If Law Abiding Citizen has a point - and that is a huge "if" - it's that the justice system is broken. How else could a double-murderer get a plea bargain and escape execution? Realizing this fatal flaw, Butler displays some sound, reasonable logic by concluding that the best way to expose this problem is to kill, or at least try to kill, dozens of people, many of whom were only tangentially connected to the crime. After Butler kills the two men who murdered his family, and is subsequently arrested and sent to jail while Foxx tries to prove that he did it, he then kills the defense lawyer, the judge who presided over the case, and eventually people who are only remotely connected to the initial miscarriage of justice. Butler's plan is the equivalent of trying to fix a crack in a windshield by smashing it with a sledgehammer. And, because he commits most of his crimes whilst inside his cell and there's no evidence to link him to the deaths, Foxx is forced to break the law in order to stop him, first by breaking into a warehouse Butler owns, and ultimately (SPOILER) taking a bomb Butler intended to detonate in City Hall to kill the mayor (again, someone with no connection to the crime) and hiding it in his cell, causing Butler to accidentally kill himself in the final reel of the film. The message? The system is broken, but if you just keep breaking it it'll work eventually.

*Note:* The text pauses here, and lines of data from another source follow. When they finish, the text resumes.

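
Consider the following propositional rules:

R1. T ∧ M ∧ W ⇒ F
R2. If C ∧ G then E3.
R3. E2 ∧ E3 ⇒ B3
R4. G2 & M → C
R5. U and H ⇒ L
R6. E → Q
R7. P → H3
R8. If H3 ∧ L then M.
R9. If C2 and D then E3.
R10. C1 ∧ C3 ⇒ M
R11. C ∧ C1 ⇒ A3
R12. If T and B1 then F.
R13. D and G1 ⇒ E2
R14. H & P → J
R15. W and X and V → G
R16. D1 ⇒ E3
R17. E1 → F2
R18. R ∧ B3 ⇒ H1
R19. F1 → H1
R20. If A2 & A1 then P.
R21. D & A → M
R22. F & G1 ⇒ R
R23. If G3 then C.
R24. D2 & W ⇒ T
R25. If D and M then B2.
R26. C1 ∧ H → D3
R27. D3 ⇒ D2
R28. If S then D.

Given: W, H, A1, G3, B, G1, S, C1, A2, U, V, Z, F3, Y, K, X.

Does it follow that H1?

L  (by R5: U, H)
G  (by R15: W, X, V)
P  (by R20: A2, A1)
C  (by R23: G3)
D3  (by R26: C1, H)
D2  (by R27: D3)
D  (by R28: S)
E3  (by R2: C, G)
H3  (by R7: P)
M  (by R8: H3, L)
E2  (by R13: D, G1)
T  (by R24: D2, W)
F  (by R1: T, M, W)
B3  (by R3: E2, E3)
R  (by R22: F, G1)
H1  (by R18: R, B3)

Yes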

Andy Dufresne may have been innocent, but he was also lazy

Warning: Major spoilers. The mystery that drives most of the film revolves around just how Butler is killing people from inside his cell. Turns out that the answer is as simple as it is stupid; during the ten years that he planned his revenge on the outside, he built a tunnel beneath the prison in which he would later be imprisoned. And it's not just a little hole in the rock either, it's an actual tunnel with load bearing beams and hundreds of lights along the ceiling. I expected a troupe of singing dwarves to show up and be revealed as Butler's jolly accomplices. If that wasn't enough, the tunnel ends in a central chamber, from which he made secret holes in every single cell in the prison, so that no matter where he was put, he'd always be able to sneak out and do some killing. This begs the question; why did it take Andy Dufresne so long to dig his way out of Shawshank? Gerard Butler managed to dig a long, structurally sound tunnel, then dig into hundreds of cells, in half the time it took Dufresne to dig one measly tunnel that only had to get him to the sewer. Makes you wonder if Dufresne really wanted to get of prison at all if he did such a slow job of it.